Montée de l’islamisme : la démocratie est-elle possible dans les pays arabes ? (1)
L’islamisme est en plein essor et semble s’affermir de jour en jour. Les musulmans estiment le plus souvent que la charia doit faire partie intégrante de la constitution de tout Etat islamique. Tel est le constat troublant du professeur David Forte, expert en droit islamique à la Cleveland Law School (USA). Dans une interview accordée à Terrasanta.net, il développe sa pensée. (Première de deux parties).
(Rome) – L’islamisme est en plein essor et semble s’affermir de jour en jour : cette tendance est particulièrement manifeste dans certains pays où le printemps arabe a eu lieu et dans lesquels des partis tels que les Frères Musulmans, interdits par les précédents régimes, voient désormais leur popularité s’accroître. Tandis que cette idéologie se répand, provoquant au passage le déplacement de chrétiens indigènes et de membres d’autres minorités, les musulmans considèrent de plus en plus la charia – à la fois code moral et loi religieuse de l’islam – non seulement comme la marque distinctive de l’identité musulmane, mais aussi comme devant faire partie intégrante de la constitution de tout Etat islamique. Tel est le constat troublant du professeur David Forte, expert en droit islamique à la Cleveland Law School. Dans une interview accordée à Terrasanta.net le 7 mai et dont nous publions ci-dessous la première partie, il détaille pour nous ce constat.
L’islamisme et la pratique de la charia seraient en hausse, y compris dans les pays occidentaux, comme la Grande-Bretagne où des parlementaires cherchent à introduire des règlementations destinées à restreindre l’utilisation de la loi religieuse au sein des communautés musulmanes. Etes-vous préoccupé par cette tendance et pensez-vous que nous devons être vigilants à ce sujet ?
En un mot, oui. Votre question en comprend deux : celle de l’islamisme en tant que mouvement en plein essor, et celle de la relation entre la charia et l’islamisme, et entre la charia et l’Europe. L’islamisme est en plein essor et constitue une source de déception pour les musulmans réformistes et pour des observateurs de l’islam comme moi car, durant le siècle qui s’est écoulé depuis la chute de l’Empire Ottoman et auparavant, l’islam a été soumis à une sorte de lutte identitaire à propos de ce que devait être la nature de sa civilisation. Parmi les différents éléments en présence, se trouvaient notamment les salafistes qui ont donné naissance aux Frères musulmans et à d’autres mouvements. Cette déception tient au fait que, au moment même de l’apparition de divers élans démocratiques, l’islam en tant que socle identitaire de civilisation semble se renforcer, or il s’agit d’un moment historique important.

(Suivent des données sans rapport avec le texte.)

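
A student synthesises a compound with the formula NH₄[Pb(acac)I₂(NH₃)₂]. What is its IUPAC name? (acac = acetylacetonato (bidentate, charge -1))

The 1 ammonium counter-ion carries a total charge of +1, so each complex ion is 1−.
Ligand charges: 2×iodo (-1 each), 2×ammine (neutral), 1×acetylacetonato (-1 each); total -3. So Pb + (-3) = 1−, giving Pb = +2.
Ligands are named alphabetically: acetylacetonato before ammine before iodo.
The complex ion is anionic, so lead takes the -ate form plumbate(II).

ammonium (acetylacetonato)diamminediiodoplumbate(II)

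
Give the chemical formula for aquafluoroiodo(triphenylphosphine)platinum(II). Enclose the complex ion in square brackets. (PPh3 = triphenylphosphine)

[PtF(H2O)I(PPh3)]

Ligands: 1 iodo (I, -1), 1 aqua (H2O, neutral), 1 triphenylphosphine (PPh3, neutral), 1 fluoro (F, -1). Ligand charge sum = -2.
With Pt in oxidation state +2, the complex ion is [Pt...].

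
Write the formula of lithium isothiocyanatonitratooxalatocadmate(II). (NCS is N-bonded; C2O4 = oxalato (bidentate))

Li2[Cd(C2O4)(NCS)(NO3)]

Ligands: 1 isothiocyanato (NCS, -1), 1 oxalato (C2O4, -2), 1 nitrato (NO3, -1). Ligand charge sum = -4.
With Cd in oxidation state +2, the complex ion is [Cd...]^2−.
Charge balance with lithium (+1) requires 1 complex ion per 2 lithium.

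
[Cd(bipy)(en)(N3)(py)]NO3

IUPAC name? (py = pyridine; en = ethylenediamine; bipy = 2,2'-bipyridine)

The 1 nitrate counter-ion carries a total charge of -1, so each complex ion is 1+.
Ligand charges: 1×azido (-1 each), 1×pyridine (neutral), 1×ethylenediamine (neutral), 1×2,2'-bipyridine (neutral); total -1. So Cd + (-1) = 1+, giving Cd = +2.
Ligands are named alphabetically: azido before bipyridine before ethylenediamine before pyridine.

azido(2,2'-bipyridine)(ethylenediamine)(pyridine)cadmium(II) nitrate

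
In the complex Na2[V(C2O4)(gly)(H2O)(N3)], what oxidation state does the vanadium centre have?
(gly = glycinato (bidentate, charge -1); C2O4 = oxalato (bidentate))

2 sodium outside the brackets (+1 each) → the complex ion is 2−.
Ligand charges: 1×gly = -1; 1×H2O neutral; 1×N3 = -1; 1×C2O4 = -2; sum -4.
V + (-4) = 2− ⇒ V is +2.

+2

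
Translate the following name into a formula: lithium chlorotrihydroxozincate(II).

Li2[ZnCl(OH)3]

Ligands: 1 chloro (Cl, -1), 3 hydroxo (OH, -1). Ligand charge sum = -4.
Charge balance with lithium (+1) requires 1 complex ion per 2 lithium.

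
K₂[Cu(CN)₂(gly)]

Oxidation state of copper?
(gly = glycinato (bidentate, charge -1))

+1

2 potassium outside the brackets (+1 each) → the complex ion is 2−.
Ligand charges: 2×CN = -2; 1×gly = -1; sum -3.
Cu + (-3) = 2− ⇒ Cu is +1.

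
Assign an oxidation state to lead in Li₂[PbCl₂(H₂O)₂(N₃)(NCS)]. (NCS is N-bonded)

+2

2 lithium outside the brackets (+1 each) → the complex ion is 2−.
Ligand charges: 1×NCS = -1; 2×Cl = -2; 2×H2O neutral; 1×N3 = -1; sum -4.
Pb + (-4) = 2− ⇒ Pb is +2.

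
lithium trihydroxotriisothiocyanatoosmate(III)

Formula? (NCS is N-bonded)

Li3[Os(NCS)3(OH)3]

Ligands: 3 hydroxo (OH, -1), 3 isothiocyanato (NCS, -1). Ligand charge sum = -6.
With Os in oxidation state +3, the complex ion is [Os...]^3−.
Charge balance with lithium (+1) requires 1 complex ion per 3 lithium.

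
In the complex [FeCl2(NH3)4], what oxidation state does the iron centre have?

+2

No counter-ion: the bracketed complex is neutral.
Ligand charges: 2×Cl = -2; 4×NH3 neutral; sum -2.
Fe + (-2) = 0 ⇒ Fe is +2.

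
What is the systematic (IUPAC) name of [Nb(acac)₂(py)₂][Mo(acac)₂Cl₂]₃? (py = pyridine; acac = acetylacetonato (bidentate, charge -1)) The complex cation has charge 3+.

Both ions are complex: the cation is named first with the plain metal name, the anion second with the -ate form; each ion's ligands are alphabetised independently.
The complex cation is given as 3+; its ligand charges sum to -2, so Nb = +5.
With 3 anions per cation, each anion must be 3/3 = 1−.
Anion: ligand charges sum to -4; for the ion to be 1−, Mo = +3.

bis(acetylacetonato)bis(pyridine)niobium(V) bis(acetylacetonato)dichloromolybdate(III)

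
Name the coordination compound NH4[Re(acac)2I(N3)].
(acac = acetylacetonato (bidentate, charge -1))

The 1 ammonium counter-ion carries a total charge of +1, so each complex ion is 1−.
Ligand charges: 2×acetylacetonato (-1 each), 1×iodo (-1 each), 1×azido (-1 each); total -4. So Re + (-4) = 1−, giving Re = +3.
The complex ion is anionic, so rhenium takes the -ate form rhenate(III).

ammonium bis(acetylacetonato)azidoiodorhenate(III)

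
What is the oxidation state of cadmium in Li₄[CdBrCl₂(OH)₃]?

+2

4 lithium outside the brackets (+1 each) → the complex ion is 4−.
Ligand charges: 1×Br = -1; 2×Cl = -2; 3×OH = -3; sum -6.
Cd + (-6) = 4− ⇒ Cd is +2.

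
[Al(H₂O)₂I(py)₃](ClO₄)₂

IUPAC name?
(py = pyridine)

The 2 perchlorate counter-ions carry a total charge of -2, so each complex ion is 2+.
Ligand charges: 2×aqua (neutral), 3×pyridine (neutral), 1×iodo (-1 each); total -1. So Al + (-1) = 2+, giving Al = +3.
Ligands are named alphabetically: aqua before iodo before pyridine.

diaquaiodotris(pyridine)aluminium(III) perchlorate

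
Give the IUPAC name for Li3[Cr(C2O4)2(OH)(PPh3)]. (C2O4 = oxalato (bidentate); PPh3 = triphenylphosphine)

lithium hydroxodioxalato(triphenylphosphine)chromate(II)

The 3 lithium counter-ions carry a total charge of +3, so each complex ion is 3−.
Ligand charges: 2×oxalato (-2 each), 1×triphenylphosphine (neutral), 1×hydroxo (-1 each); total -5. So Cr + (-5) = 3−, giving Cr = +2.
Ligands are named alphabetically: hydroxo before oxalato before triphenylphosphine.
The complex ion is anionic, so chromium takes the -ate form chromate(II).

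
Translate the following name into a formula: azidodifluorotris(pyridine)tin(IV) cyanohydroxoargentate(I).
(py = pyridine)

[SnF2(N3)(py)3][Ag(CN)(OH)]

Cation [Sn…]: ligand charges -3, Sn(IV) ⇒ ion charge 1+.
Anion [Ag…]: ligand charges -2, Ag(I) ⇒ ion charge 1−.
One 1+ cation balances one 1− anion.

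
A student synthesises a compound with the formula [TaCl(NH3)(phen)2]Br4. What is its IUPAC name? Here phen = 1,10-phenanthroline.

The 4 bromide counter-ions carry a total charge of -4, so each complex ion is 4+.
Ligand charges: 2×1,10-phenanthroline (neutral), 1×chloro (-1 each), 1×ammine (neutral); total -1. So Ta + (-1) = 4+, giving Ta = +5.
Ligands are named alphabetically: ammine before chloro before phenanthroline.

amminechlorobis(1,10-phenanthroline)tantalum(V) bromide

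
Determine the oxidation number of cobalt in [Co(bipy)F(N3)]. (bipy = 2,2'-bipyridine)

+2

No counter-ion: the bracketed complex is neutral.
Ligand charges: 1×F = -1; 1×bipy neutral; 1×N3 = -1; sum -2.
Co + (-2) = 0 ⇒ Co is +2.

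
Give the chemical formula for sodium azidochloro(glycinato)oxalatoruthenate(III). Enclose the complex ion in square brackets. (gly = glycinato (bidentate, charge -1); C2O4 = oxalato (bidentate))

Na2[Ru(C2O4)Cl(gly)(N3)]

Ligands: 1 glycinato (gly, -1), 1 oxalato (C2O4, -2), 1 chloro (Cl, -1), 1 azido (N3, -1). Ligand charge sum = -5.
Charge balance with sodium (+1) requires 1 complex ion per 2 sodium.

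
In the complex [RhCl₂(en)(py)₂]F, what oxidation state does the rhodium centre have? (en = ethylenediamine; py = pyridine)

+3

1 fluoride outside the brackets (-1 each) → the complex ion is 1+.
Ligand charges: 1×en neutral; 2×Cl = -2; 2×py neutral; sum -2.
Rh + (-2) = 1+ ⇒ Rh is +3.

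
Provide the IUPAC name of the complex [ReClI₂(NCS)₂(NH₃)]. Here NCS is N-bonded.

amminechlorodiiododiisothiocyanatorhenium(V)

There is no counter-ion, so the complex is neutral overall.
Ligand charges: 2×isothiocyanato (-1 each), 2×iodo (-1 each), 1×chloro (-1 each), 1×ammine (neutral); total -5. So Re + (-5) = 0, giving Re = +5.
Ligands are named alphabetically: ammine before chloro before iodo before isothiocyanato.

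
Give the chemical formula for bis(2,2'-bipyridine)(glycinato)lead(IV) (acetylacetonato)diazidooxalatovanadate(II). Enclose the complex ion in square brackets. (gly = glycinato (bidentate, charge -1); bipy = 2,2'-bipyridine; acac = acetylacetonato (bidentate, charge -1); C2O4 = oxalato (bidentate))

[Pb(bipy)2(gly)][V(acac)(C2O4)(N3)2]

Cation [Pb…]: ligand charges -1, Pb(IV) ⇒ ion charge 3+.
Anion [V…]: ligand charges -5, V(II) ⇒ ion charge 3−.
One 3+ cation balances one 3− anion.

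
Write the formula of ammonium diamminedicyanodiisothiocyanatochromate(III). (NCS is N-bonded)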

Dans certaines parties du monde en particulier ou partout de manière générale ?
Partout de manière générale. C’est particulièrement vrai dans le monde arabe, mais c’est une tendance qui se renforce également en Extrême-Orient et en Indonésie. Ce n’est pas aussi important là-bas. Mais ça l’est en Afrique de l’Ouest. Donc en tant que socle de civilisation, il est inquiétant que ce thème occupe petit à petit le devant de la scène, plutôt que le soufisme ou une vision libérale humaniste de la charia ou encore une revivification des traditions philosophiques autrefois présentes au sein de l’islam. Pourtant cette vision de l’islam, cette vision étroite d’un islam strictement axé sur la pratique, semble se renforcer. La seconde partie de votre question concerne la relation de l’islamisme à la charia. L’islamisme a fait de la charia son étendard, un socle pour l’identité musulmane. C’est ce qui est tellement préoccupant. Que trouve-t-on dans la charia ? Au sens classique, le contenu de la charia a d’abord été libéral et réformiste puis, au fur et à mesure de sa consolidation, est devenu archaïque à certains égards. Son application a toujours varié d’un endroit à l’autre, mais il existait essentiellement trois catégories de personnes considérées de façon permanente comme inférieures par la charia : les femmes, les esclaves et les mécréants. Il convient de noter pourtant, que l’esclavage a disparu de l’islam, c’est un épisode sur lequel nous devrions nous pencher, parce qu’il s’agit d’un élément qui faisait partie intégrante de la charia et qui a été éliminé de celle-ci. Je crois que nous sommes trop peu nombreux à y voir un exemple possible de réforme. Les deux autres sources d’inégalité en revanche demeurent.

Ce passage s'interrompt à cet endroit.